Dropouts and failures
The saying is widely known: Do good and talk about it! A lot of work has been done in Walldorf over the past two years. The young team around SAP CEO Christian Klein has been hard at work, but obviously no one thought to communicate the good deeds. Due to the lack of communication, many were misunderstood and misinterpreted.
In Düsseldorf at the DSAG Technology Days, Jürgen Müller praised the successes of his team in the area of Business Warehouse and SAP Analytics Cloud. A lot of resources have been invested in improving the user experience in terms of speed and operation. When asked what the speed was all about, given that SAP's warehouse is based on Hana, supposedly the fastest in-memory computing database, Müller had to correct himself: Of course, nobody in Walldorf has touched the Hana database because it really is beyond any lack of performance. The improvements only affected the front end and the apps. It was about optimizing the Java code and other processes upstream of Hana.

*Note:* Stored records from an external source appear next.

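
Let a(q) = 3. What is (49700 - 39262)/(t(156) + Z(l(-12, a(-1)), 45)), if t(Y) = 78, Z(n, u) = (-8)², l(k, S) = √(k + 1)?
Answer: 5219/71 ≈ 73.507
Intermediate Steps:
l(k, S) = √(1 + k)
Z(n, u) = 64
(49700 - 39262)/(t(156) + Z(l(-12, a(-1)), 45)) = (49700 - 39262)/(78 + 64) = 10438/142 = 10438*(1/142) = 5219/71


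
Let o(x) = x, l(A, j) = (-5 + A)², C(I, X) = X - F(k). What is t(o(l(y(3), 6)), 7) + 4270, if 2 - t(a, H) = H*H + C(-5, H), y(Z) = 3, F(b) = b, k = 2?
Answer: 4218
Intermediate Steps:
C(I, X) = -2 + X (C(I, X) = X - 1*2 = X - 2 = -2 + X)
t(a, H) = 4 - H - H² (t(a, H) = 2 - (H*H + (-2 + H)) = 2 - (H² + (-2 + H)) = 2 - (-2 + H + H²) = 2 + (2 - H - H²) = 4 - H - H²)
t(o(l(y(3), 6)), 7) + 4270 = (4 - 1*7 - 1*7²) + 4270 = (4 - 7 - 1*49) + 4270 = (4 - 7 - 49) + 4270 = -52 + 4270 = 4218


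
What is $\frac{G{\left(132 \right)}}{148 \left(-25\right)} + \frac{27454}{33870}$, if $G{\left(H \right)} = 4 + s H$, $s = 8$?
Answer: $\frac{328388}{626595} \approx 0.52408$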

In the end, Jürgen Müller gave a simple explanation that everyone could understand, but this cannot hide the sad fact that SAP's basic communication is in great need of improvement. The reasons for the lapses, failures and speechlessness are difficult to analyze: Is it incompetence, disrespect for the SAP community, negligence, lack of resources or sloppiness? I don't know. But I can see the catastrophic effects on the SAP community.

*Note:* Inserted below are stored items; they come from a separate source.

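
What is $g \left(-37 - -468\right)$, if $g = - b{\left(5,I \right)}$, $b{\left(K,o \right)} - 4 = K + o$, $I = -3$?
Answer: $-2586$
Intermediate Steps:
$b{\left(K,o \right)} = 4 + K + o$ ($b{\left(K,o \right)} = 4 + \left(K + o\right) = 4 + K + o$)
$g = -6$ ($g = - (4 + 5 - 3) = \left(-1\right) 6 = -6$)
$g \left(-37 - -468\right) = - 6 \left(-37 - -468\right) = - 6 \left(-37 + 468\right) = \left(-6\right) 431 = -2586$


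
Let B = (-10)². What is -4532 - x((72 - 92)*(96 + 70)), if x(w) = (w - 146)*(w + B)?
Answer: -11165052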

I have a good relationship with Jürgen Müller and such misunderstandings are quickly cleared up in a friendly dialog. Due to its size, no SAP board member can now talk to every DSAG and community member personally. SAP has to rely on functioning platforms for communication such as DSAG and E-3. However, for this distribution of information to work successfully, it must start with the right, verified content and this can only come from SAP itself.
However, finding the right tone and the right content is no trivial task and the SAP community is not a consolidated mass, but a very heterogeneous entity, as was evident at the SAP Annual General Meeting a few days ago: Shareholders and shareholder representatives debated SAP's age clause and whether Professor Hasso Plattner can and should run for another two-year term as Chairman of the Supervisory Board.

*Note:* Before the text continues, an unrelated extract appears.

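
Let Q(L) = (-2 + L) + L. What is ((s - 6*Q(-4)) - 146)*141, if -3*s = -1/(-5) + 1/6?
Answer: -364297/30 ≈ -12143.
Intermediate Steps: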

From the perspective of an existing SAP customer, this discussion may seem petty, modest and irrelevant: What does two years mean in an S/4 conversion project? Instead of discussing two years in the SAP Supervisory Board, the shareholders should have asked whether Hana and S/4 are still up to date, what comes after S/4 and whether SAP shares will still have any value in 2030 in the absence of a strategy and vision from the Executive Board and Supervisory Board. What will be the unique selling point and thus the value of SAP shares in 2030 if every IT company and every app is really located in the cloud?